The key phrase is "perceived mild to moderate hearing loss." The regulation is based on the consumer's self-assessment of their hearing, not on an audiometric evaluation. Multiple studies have shown that adults systematically underestimate the degree of their hearing loss, particularly in the early and moderate stages when the gradual nature of the decline makes the change difficult to perceive introspectively.
The audiological evaluation that precedes a prescription hearing aid fitting is not a formality, it is a diagnostic process with real clinical implications. Approximately 5 to 10 percent of adults who present for audiological evaluation have medically significant pathology identified during the assessment: asymmetric sensorineural hearing loss that warrants imaging to rule out vestibular schwannoma, unilateral conductive loss suggesting otosclerosis, sudden sensorineural hearing loss requiring urgent medical management, or aural fullness with low-frequency threshold change consistent with endolymphatic hydrops.
Beyond the identification of medical pathology, the audiometric evaluation establishes the specific configuration and degree of loss that determines what amplification prescription is appropriate. An OTC hearing aid, by definition, cannot be programmed to an individual audiogram, it relies on generic amplification curves or simplified self-fitting adjustments.
OTC hearing aids vary considerably in their technology, quality, and sophistication. Some, such as products from Sony and Jabra, represent genuine hearing health technology developed by established manufacturers and offer reasonable performance for mild, high-frequency loss in quiet conditions. Others are amplifiers with limited sound processing and poor noise management.
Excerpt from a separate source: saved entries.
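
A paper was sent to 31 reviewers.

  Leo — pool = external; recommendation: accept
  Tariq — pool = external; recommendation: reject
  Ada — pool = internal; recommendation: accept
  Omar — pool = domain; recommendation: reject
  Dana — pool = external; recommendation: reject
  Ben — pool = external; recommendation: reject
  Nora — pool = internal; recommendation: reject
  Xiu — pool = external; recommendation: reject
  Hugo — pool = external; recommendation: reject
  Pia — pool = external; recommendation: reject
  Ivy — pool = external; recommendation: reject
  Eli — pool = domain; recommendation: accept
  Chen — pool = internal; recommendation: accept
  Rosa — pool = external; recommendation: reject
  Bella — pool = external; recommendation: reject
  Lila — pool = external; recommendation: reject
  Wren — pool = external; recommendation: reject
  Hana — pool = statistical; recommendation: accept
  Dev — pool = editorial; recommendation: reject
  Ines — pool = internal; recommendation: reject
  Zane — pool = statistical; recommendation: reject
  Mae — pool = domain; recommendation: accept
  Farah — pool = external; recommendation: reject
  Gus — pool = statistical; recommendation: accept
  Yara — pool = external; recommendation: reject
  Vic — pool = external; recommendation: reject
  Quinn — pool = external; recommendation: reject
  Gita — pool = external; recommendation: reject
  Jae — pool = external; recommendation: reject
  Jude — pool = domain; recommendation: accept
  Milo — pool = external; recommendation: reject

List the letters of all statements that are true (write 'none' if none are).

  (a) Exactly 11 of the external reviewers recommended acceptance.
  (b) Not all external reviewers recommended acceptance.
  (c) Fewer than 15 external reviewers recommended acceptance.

(b), (c)

|A| = 19, |A ∩ B| = 1, |A ∖ B| = 18.
(a) |A ∩ B| = 11: fails.
(b) A ⊄ B (|A ∖ B| ≥ 1): holds.
(c) |A ∩ B| < 15: holds.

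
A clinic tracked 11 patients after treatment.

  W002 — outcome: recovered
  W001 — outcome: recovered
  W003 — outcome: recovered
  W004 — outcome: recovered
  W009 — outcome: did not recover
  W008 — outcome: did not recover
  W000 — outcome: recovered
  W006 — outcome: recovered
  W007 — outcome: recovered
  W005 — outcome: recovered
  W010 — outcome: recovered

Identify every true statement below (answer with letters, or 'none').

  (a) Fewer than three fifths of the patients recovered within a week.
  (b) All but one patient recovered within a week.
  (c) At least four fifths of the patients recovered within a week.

(c)

|A| = 11, |A ∩ B| = 9, |A ∖ B| = 2.
(a) |A ∩ B| / |A| < 3/5: fails.
(b) |A ∖ B| = 1: fails.
(c) |A ∩ B| / |A| ≥ 4/5: holds.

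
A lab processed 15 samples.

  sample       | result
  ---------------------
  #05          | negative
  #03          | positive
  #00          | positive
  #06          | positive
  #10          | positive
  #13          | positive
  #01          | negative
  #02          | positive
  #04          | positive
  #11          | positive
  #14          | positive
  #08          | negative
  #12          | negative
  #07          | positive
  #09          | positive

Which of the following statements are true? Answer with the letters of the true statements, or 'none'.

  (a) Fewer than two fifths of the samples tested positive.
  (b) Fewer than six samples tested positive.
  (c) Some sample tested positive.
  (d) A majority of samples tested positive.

|A| = 15, |A ∩ B| = 11, |A ∖ B| = 4.
(a) |A ∩ B| / |A| < 2/5: fails.
(b) |A ∩ B| < 6: fails.
(c) A ∩ B ≠ ∅ (|A ∩ B| ≥ 1): holds.
(d) |A ∩ B| > |A ∖ B|: holds.

(c), (d)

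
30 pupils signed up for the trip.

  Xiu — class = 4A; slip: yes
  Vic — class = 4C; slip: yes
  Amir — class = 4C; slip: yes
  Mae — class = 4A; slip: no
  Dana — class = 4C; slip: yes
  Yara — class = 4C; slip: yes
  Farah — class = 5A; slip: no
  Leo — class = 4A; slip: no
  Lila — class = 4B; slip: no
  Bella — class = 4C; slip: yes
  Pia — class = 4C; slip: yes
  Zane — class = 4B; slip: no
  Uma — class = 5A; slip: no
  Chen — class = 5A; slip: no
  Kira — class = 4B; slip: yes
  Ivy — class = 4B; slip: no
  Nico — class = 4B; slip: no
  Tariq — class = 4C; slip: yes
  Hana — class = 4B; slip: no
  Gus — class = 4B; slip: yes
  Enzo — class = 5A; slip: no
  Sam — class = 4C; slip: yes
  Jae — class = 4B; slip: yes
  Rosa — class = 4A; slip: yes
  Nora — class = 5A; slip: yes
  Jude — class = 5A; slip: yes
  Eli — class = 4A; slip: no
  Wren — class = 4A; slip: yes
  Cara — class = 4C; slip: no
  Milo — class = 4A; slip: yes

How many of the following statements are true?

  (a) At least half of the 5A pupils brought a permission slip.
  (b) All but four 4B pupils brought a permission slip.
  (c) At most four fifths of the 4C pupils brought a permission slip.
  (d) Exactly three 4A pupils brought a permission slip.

0

(a) 5A: |A| = 6, |A ∩ B| = 2; needs |A ∩ B| ≥ |A ∖ B| — false.
(b) 4B: |A| = 8, |A ∩ B| = 3; needs |A ∖ B| = 4 — false.
(c) 4C: |A| = 9, |A ∩ B| = 8; needs |A ∩ B| / |A| ≤ 4/5 — false.
(d) 4A: |A| = 7, |A ∩ B| = 4; needs |A ∩ B| = 3 — false.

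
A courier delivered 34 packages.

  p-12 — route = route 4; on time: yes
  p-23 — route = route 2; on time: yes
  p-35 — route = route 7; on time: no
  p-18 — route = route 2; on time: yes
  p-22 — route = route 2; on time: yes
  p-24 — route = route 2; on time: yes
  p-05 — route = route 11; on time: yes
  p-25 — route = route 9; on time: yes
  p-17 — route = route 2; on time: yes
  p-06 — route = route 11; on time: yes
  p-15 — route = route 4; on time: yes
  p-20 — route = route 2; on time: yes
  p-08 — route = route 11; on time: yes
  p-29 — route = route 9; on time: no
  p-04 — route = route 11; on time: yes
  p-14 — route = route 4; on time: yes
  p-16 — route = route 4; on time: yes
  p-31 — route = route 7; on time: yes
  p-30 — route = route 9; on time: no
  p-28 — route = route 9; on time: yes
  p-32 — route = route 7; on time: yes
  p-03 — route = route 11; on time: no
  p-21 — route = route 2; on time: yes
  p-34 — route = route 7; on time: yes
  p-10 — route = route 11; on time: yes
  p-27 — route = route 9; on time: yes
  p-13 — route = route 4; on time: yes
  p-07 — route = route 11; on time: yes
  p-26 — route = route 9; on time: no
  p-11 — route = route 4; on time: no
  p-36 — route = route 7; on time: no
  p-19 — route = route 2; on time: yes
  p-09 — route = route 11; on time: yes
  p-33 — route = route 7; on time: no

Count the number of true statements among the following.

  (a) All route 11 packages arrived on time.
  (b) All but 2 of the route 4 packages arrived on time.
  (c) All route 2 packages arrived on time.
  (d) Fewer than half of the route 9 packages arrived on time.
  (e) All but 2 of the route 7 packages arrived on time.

(a) route 11: |A| = 8, |A ∩ B| = 7; needs A ⊆ B, i.e. every element of A is in B (|A ∖ B| = 0) — false.
(b) route 4: |A| = 6, |A ∩ B| = 5; needs |A ∖ B| = 2 — false.
(c) route 2: |A| = 8, |A ∩ B| = 8; needs A ⊆ B, i.e. every element of A is in B (|A ∖ B| = 0) — true.
(d) route 9: |A| = 6, |A ∩ B| = 3; needs |A ∩ B| < |A ∖ B| — false.
(e) route 7: |A| = 6, |A ∩ B| = 3; needs |A ∖ B| = 2 — false.

1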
A pair of OTC hearing aids typically costs between $200 and $1,600, substantially less than prescription hearing aids, which range from approximately $1,500 to $7,000 per pair at current market rates. For a person with documented mild hearing loss who has already undergone audiological evaluation, an OTC product may be a reasonable choice.
One of the most significant clinical differences between prescription and OTC hearing aid fittings is real-ear measurement verification. In a professional fitting, the audiologist places a thin probe microphone in the ear canal to confirm that the device is delivering the prescribed acoustic gain at each frequency. Without measurement, the fitting is based on the manufacturer's generic prediction, which research shows matches the real-ear target only about a third of the time.
It would be easy to read all of this as "OTC devices are bad." The research says something more interesting, and more useful. Fewer than one in five American adults who could benefit from hearing aids actually use them, and cost and access are among the biggest reasons why. The OTC category exists to close that gap, and the early evidence on the devices themselves is genuinely encouraging.
In a 2023 randomized clinical trial published in JAMA Otolaryngology, Head and Neck Surgery, adults with self-reported mild to moderate hearing loss who fit a quality OTC device themselves, with remote support, achieved outcomes at six weeks that were comparable to those fitted by an audiologist using best practices. A 2024 follow-up of the same participants found those benefits largely held at eight months. The hardware, in other words, is not the weak link.
That deserves to be stated plainly: for the right person, with a confirmed mild to moderate loss and a well-designed device, OTC hearing aids can work. But notice the conditions baked into that sentence. Those participants already knew the type and degree of their loss, they used vetted devices, and they had professional support available when they got stuck. The question is never whether a good OTC device can amplify sound. It is whether you are the person it was designed for, and the only reliable way to know that is an evaluation.
The audiological profession's position is not that OTC hearing aids have no value, it is that they are not a substitute for evaluation, and that the decision about which path is appropriate should be an informed one. The evaluation is the investment; the device is the implementation.
Related topics: OTC hearing aids NYC, over the counter vs prescription hearing aids, self fitting hearing aids New York, audiologist NYC, hearing test New York City, hearing aids Manhattan, audiologist near me, Pinnacle Audiology, hearing care Garden City Long Island.
Comprehensive evaluation, honest guidance, and long-term support, from New York's leading independent audiology practice.